Stapely is adding 70 apartments and facilities including a kosher restaurant and gym


An ambitious development that will transform Liverpool’s Stapely nursing and residential home site into a retirement village is close to completion of its first phase.

The plan is for the home to be complemented by 70 retirement apartments available for purchase or rent to the over-55s. Those moving in will eventually be able to enjoy communal facilities such as a gym and hairdressing salon. More immediate amenities will include a cinema and a soon-to-open 25-seat kosher restaurant, which Stapely leaders hope will be used by residents, family and friends.

Although the new properties will be available to all, a significant take-up from the Jewish community is anticipated for the first phase of 17 apartments at Fernlea House, a grand Edwardian villa that was once home to the Crawford’s biscuits family. The majority of the 60 residents in the care home are Jewish.

Prices will range from £130,000 to £250,000, which Stapely PR manager Peter Elson suggests “are very good for south Liverpool. It’s a very nice part of the city and it’s very rare that new housing comes on stream.”

He said that for many, the pandemic had emphasised the importance of social contact. “They were rattling around in big houses in Liverpool feeling very lonely.” Those moving into Fernlea will have the best of both worlds — the privacy of a modern apartment but a vibrant social scene once they leave their front door.

“All your needs as you move through life will be catered for.
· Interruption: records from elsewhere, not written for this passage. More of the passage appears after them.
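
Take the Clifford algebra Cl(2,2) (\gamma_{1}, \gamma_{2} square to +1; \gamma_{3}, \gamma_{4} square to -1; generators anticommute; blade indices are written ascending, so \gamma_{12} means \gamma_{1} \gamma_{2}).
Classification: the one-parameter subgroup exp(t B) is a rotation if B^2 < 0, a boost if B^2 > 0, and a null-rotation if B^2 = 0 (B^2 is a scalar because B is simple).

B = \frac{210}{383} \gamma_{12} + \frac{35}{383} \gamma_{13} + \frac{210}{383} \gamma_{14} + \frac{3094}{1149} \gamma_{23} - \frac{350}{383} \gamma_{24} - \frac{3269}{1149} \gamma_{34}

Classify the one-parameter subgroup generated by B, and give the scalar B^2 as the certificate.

B^2 term by term: the squares give (\frac{210}{383})^2*(\gamma_{12})^2 + (\frac{35}{383})^2*(\gamma_{13})^2 + (\frac{210}{383})^2*(\gamma_{14})^2 + (\frac{3094}{1149})^2*(\gamma_{23})^2 + (-\frac{350}{383})^2*(\gamma_{24})^2 + (-\frac{3269}{1149})^2*(\gamma_{34})^2 = \frac{44100}{146689}*(-1) + \frac{1225}{146689}*(+1) + \frac{44100}{146689}*(+1) + \frac{9572836}{1320201}*(+1) + \frac{122500}{146689}*(+1) + \frac{10686361}{1320201}*(-1) = 0 (each basis 2-blade squares to minus the product of its generators' squares); cross terms between blades sharing an index anticommute and cancel; the commuting (index-disjoint) pairs give grade-4 terms 2*c*c'*(blade product), which cancel blade by blade — \gamma_{1234}: -\frac{457660}{146689} + \frac{24500}{146689} + \frac{433160}{146689} = 0 — confirming B is simple. So B^2 = 0.
Answer: null-rotation, certificate B^2 = 0. Key observation: B^2 = 0 is a conjugation invariant, so its sign decides the class regardless of the surface form of B.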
But initially, come in and enjoy the facilities.”

Elson explained that should a purchaser’s health worsen, they could receive medical support in their apartment. If it further deteriorated, they might transfer to the care home.

The hope is that the remaining phases of the project will be completed in around four years, funded significantly by sale and rental income from the initial housing.

Stapely’s plans have won the endorsement of Liverpool-born writer, broadcaster and former MP Edwina Currie, whose mother was a staunch Stapely backer.

After touring the site with Stapely trustee Philip Ettinger, Currie recalled: “My late mother Pese Cohen was a longstanding supporter of Stapely Care and a regular visitor to see friends and relatives there.

“So seeing Stapely Care still thriving and growing means a lot to me.”

The development impressed her both as “an economist and a pensioner. I worry too few people think about getting older; where to live, arranging finances, having help at hand when needed.

“We already have more citizens over 85 than youngsters under 16 but it’s taking too long for planners and families to catch up.”

Ettinger welcomed Currie’s support. “Her great interest in what we are doing is extremely gratifying, as was her wonderful way when meeting our residents.”

Like many regional Jewish communities, Liverpool has had to deal with numerical decline while maintaining an array of facilities supporting residents from cradle to grave, notably the impressive King David schools campus.

“We might not be huge in numbers but we have played an important part in the city’s history,” Elson observed. “And this is a sign that we are not done yet.”